Sie erhebt sich, läuft ins Haus hinein. Ich sehe ihr etwas verdutzt hinterher, nehme einen Schluck von meinem Bier. Als sie wieder zurückkommt, hat sie eins ihrer Einweckgläser im Arm. Ein ziemlich großes.
»Das ist mein Blythe-Glas«, sagt sie. »Da sind ziemlich viele Erinnerungsstücke aus unserer Jugend drin. Mixtapes, Freundschaftsbändchen … All so Teenie-Kram. Und dann das hier.« Sie hat sich wieder mir gegenüber hingesetzt und zieht nun einen Brief aus dem Glas. »Blythe hat ihn mir geschrieben, bev
or sie gestorben ist.« Ich sehe, dass Bonnie schluckt.
»Es ist okay«, sage ich. »Wir können darüber reden, dass Blythe tot ist. Das sollte kein Tabu sein. Es ist traurig, aber aus Traurigem können schöne Dinge entstehen.« Ich greife über den Tisch und verwebe unsere Finger miteinander. Ihre Hand passt perfekt in meine, und ihre Haut fühlt sich so schön an meiner an.
Dankbar lächelt sie. »Ich habe mich nie getraut, diesen Brief zu lesen«, fährt sie fort. »Das war vielleicht feige, aber ich war einfach noch nicht so weit. Diese ganze Geschichte mit dir und mir … Ich habe mich immer schuldig gefühlt.«
»O Bonnie«, entfährt es mir, weil mir der Gedanke daran tatsächliche Schmerzen verursacht.
»Ist schon gut«, sagt sie. »Das hat sich in mir festgesetzt. Seit ich ein Teenager war. So etwas wird man nicht so schnell los.«
Ich glaube, ich weiß, was sie meint, wage es jedoch nicht, etwas zu sagen, weil ich möchte, dass sie weiterspricht. Unsere Hände liegen nach wie vor ineinander verknotet auf dem Tisch.
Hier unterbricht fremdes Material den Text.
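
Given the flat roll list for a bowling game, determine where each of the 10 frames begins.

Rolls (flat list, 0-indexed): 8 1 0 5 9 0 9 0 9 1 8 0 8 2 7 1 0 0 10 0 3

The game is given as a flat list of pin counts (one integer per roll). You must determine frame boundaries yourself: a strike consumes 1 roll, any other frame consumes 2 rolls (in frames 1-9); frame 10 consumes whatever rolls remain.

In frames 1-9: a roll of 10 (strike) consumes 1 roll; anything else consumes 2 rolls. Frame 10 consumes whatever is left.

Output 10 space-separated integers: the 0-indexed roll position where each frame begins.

Frame 1 starts at roll index 0: rolls=8,1 (sum=9), consumes 2 rolls
Frame 2 starts at roll index 2: rolls=0,5 (sum=5), consumes 2 rolls
Frame 3 starts at roll index 4: rolls=9,0 (sum=9), consumes 2 rolls
Frame 4 starts at roll index 6: rolls=9,0 (sum=9), consumes 2 rolls
Frame 5 starts at roll index 8: rolls=9,1 (sum=10), consumes 2 rolls
Frame 6 starts at roll index 10: rolls=8,0 (sum=8), consumes 2 rolls
Frame 7 starts at roll index 12: rolls=8,2 (sum=10), consumes 2 rolls
Frame 8 starts at roll index 14: rolls=7,1 (sum=8), consumes 2 rolls
Frame 9 starts at roll index 16: rolls=0,0 (sum=0), consumes 2 rolls
Frame 10 starts at roll index 18: 3 remaining rolls

Answer: 0 2 4 6 8 10 12 14 16 18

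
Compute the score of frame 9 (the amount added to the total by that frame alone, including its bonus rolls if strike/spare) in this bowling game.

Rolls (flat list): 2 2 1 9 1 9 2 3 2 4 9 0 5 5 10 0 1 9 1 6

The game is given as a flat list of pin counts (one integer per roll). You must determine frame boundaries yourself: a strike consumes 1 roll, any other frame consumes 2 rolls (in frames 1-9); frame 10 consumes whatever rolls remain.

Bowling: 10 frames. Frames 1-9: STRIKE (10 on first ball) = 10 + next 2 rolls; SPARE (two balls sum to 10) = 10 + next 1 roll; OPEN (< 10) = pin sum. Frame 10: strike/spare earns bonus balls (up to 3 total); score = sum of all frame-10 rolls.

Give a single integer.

Answer: 1

Derivation:
Frame 1: OPEN (2+2=4). Cumulative: 4
Frame 2: SPARE (1+9=10). 10 + next roll (1) = 11. Cumulative: 15
Frame 3: SPARE (1+9=10). 10 + next roll (2) = 12. Cumulative: 27
Frame 4: OPEN (2+3=5). Cumulative: 32
Frame 5: OPEN (2+4=6). Cumulative: 38
Frame 6: OPEN (9+0=9). Cumulative: 47
Frame 7: SPARE (5+5=10). 10 + next roll (10) = 20. Cumulative: 67
Frame 8: STRIKE. 10 + next two rolls (0+1) = 11. Cumulative: 78
Frame 9: OPEN (0+1=1). Cumulative: 79
Frame 10: SPARE. Sum of all frame-10 rolls (9+1+6) = 16. Cumulative: 95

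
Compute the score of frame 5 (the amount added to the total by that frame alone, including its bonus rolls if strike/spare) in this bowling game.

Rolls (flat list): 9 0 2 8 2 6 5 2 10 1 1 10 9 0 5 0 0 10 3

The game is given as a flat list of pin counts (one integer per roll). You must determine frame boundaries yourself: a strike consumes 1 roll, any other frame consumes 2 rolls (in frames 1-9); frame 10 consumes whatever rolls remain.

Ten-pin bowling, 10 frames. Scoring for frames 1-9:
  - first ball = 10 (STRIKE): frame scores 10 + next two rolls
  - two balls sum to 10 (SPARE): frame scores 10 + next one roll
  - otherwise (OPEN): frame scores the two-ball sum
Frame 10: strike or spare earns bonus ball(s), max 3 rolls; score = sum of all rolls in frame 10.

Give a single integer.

Frame 1: OPEN (9+0=9). Cumulative: 9
Frame 2: SPARE (2+8=10). 10 + next roll (2) = 12. Cumulative: 21
Frame 3: OPEN (2+6=8). Cumulative: 29
Frame 4: OPEN (5+2=7). Cumulative: 36
Frame 5: STRIKE. 10 + next two rolls (1+1) = 12. Cumulative: 48
Frame 6: OPEN (1+1=2). Cumulative: 50
Frame 7: STRIKE. 10 + next two rolls (9+0) = 19. Cumulative: 69

Answer: 12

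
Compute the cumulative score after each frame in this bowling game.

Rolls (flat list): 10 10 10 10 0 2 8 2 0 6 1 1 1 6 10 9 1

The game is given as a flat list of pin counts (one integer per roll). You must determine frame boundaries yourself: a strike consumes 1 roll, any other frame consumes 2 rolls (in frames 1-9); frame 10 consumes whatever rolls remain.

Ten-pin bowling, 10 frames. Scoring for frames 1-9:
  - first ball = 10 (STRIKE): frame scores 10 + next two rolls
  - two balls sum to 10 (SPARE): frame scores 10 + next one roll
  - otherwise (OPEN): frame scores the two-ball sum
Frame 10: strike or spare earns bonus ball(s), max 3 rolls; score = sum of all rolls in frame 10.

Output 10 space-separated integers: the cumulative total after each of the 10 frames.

Answer: 30 60 80 92 94 104 110 112 119 139

Derivation:
Frame 1: STRIKE. 10 + next two rolls (10+10) = 30. Cumulative: 30
Frame 2: STRIKE. 10 + next two rolls (10+10) = 30. Cumulative: 60
Frame 3: STRIKE. 10 + next two rolls (10+0) = 20. Cumulative: 80
Frame 4: STRIKE. 10 + next two rolls (0+2) = 12. Cumulative: 92
Frame 5: OPEN (0+2=2). Cumulative: 94
Frame 6: SPARE (8+2=10). 10 + next roll (0) = 10. Cumulative: 104
Frame 7: OPEN (0+6=6). Cumulative: 110
Frame 8: OPEN (1+1=2). Cumulative: 112
Frame 9: OPEN (1+6=7). Cumulative: 119
Frame 10: STRIKE. Sum of all frame-10 rolls (10+9+1) = 20. Cumulative: 139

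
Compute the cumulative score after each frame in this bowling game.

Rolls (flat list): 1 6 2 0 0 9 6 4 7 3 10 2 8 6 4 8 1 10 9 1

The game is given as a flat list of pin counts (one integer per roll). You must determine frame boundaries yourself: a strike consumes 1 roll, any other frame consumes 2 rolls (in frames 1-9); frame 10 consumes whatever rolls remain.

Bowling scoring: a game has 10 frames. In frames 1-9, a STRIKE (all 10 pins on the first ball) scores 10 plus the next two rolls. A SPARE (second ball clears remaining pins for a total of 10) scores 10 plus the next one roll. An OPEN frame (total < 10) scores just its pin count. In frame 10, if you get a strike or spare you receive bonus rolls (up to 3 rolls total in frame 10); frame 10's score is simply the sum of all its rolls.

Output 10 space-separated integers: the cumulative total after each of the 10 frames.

Answer: 7 9 18 35 55 75 91 109 118 138

Derivation:
Frame 1: OPEN (1+6=7). Cumulative: 7
Frame 2: OPEN (2+0=2). Cumulative: 9
Frame 3: OPEN (0+9=9). Cumulative: 18
Frame 4: SPARE (6+4=10). 10 + next roll (7) = 17. Cumulative: 35
Frame 5: SPARE (7+3=10). 10 + next roll (10) = 20. Cumulative: 55
Frame 6: STRIKE. 10 + next two rolls (2+8) = 20. Cumulative: 75
Frame 7: SPARE (2+8=10). 10 + next roll (6) = 16. Cumulative: 91
Frame 8: SPARE (6+4=10). 10 + next roll (8) = 18. Cumulative: 109
Frame 9: OPEN (8+1=9). Cumulative: 118
Frame 10: STRIKE. Sum of all frame-10 rolls (10+9+1) = 20. Cumulative: 138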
»Vielleicht war ich auch einfach nicht bereit. Man interpretiert ja ziemlich viel in Dinge hinein, wenn man spinnt.« Sie lacht leise. »Aber nach unserem Geheimnis-gegen-Geheimnis-Spiel –« Sie blickt auf. »– habe ich es gewagt. Und, na ja … ich glaube, du musst es selbst lesen.«
Sie reicht mir den Brief. Ich erkenne Blythes hübsche Handschrift auf dem Umschlag und auf den linierten Blättern, die ich herausziehe.
»Bist du sicher?«, frage ich, denn ich spüre, wie sich ein Kloß in meinem Hals bildet.
»Ganz sicher.«
Also beginne ich zu lesen.
»Natürlich hat sie nichts gegessen«, sage ich nach den ersten Zeilen mit einem erstickten Lachen. »Obwohl sie es mir jeden Abend versprochen hat.«
Bonnie drückt meine Hand ganz fest. Aus den Worten spricht Blythes Schmerz. Die Verzweiflung, uns alle alleinzulassen. Ich kann förmlich spüren, wie schwer es für sie war, diesen Brief an ihre beste Freundin zu schreiben.
»Sie mochte dich also immer etwas lieber als mich?«, frage ich mit einem leichten Glucksen, von dem ich nicht weiß, woher es kommt. »Ich kann es ihr nicht verübeln.« Ich sehe Bonnie an, diese wunderbare Frau, die hier mit mir in meinem Garten sitzt und ihr letztes Geheimnis mit mir teilt.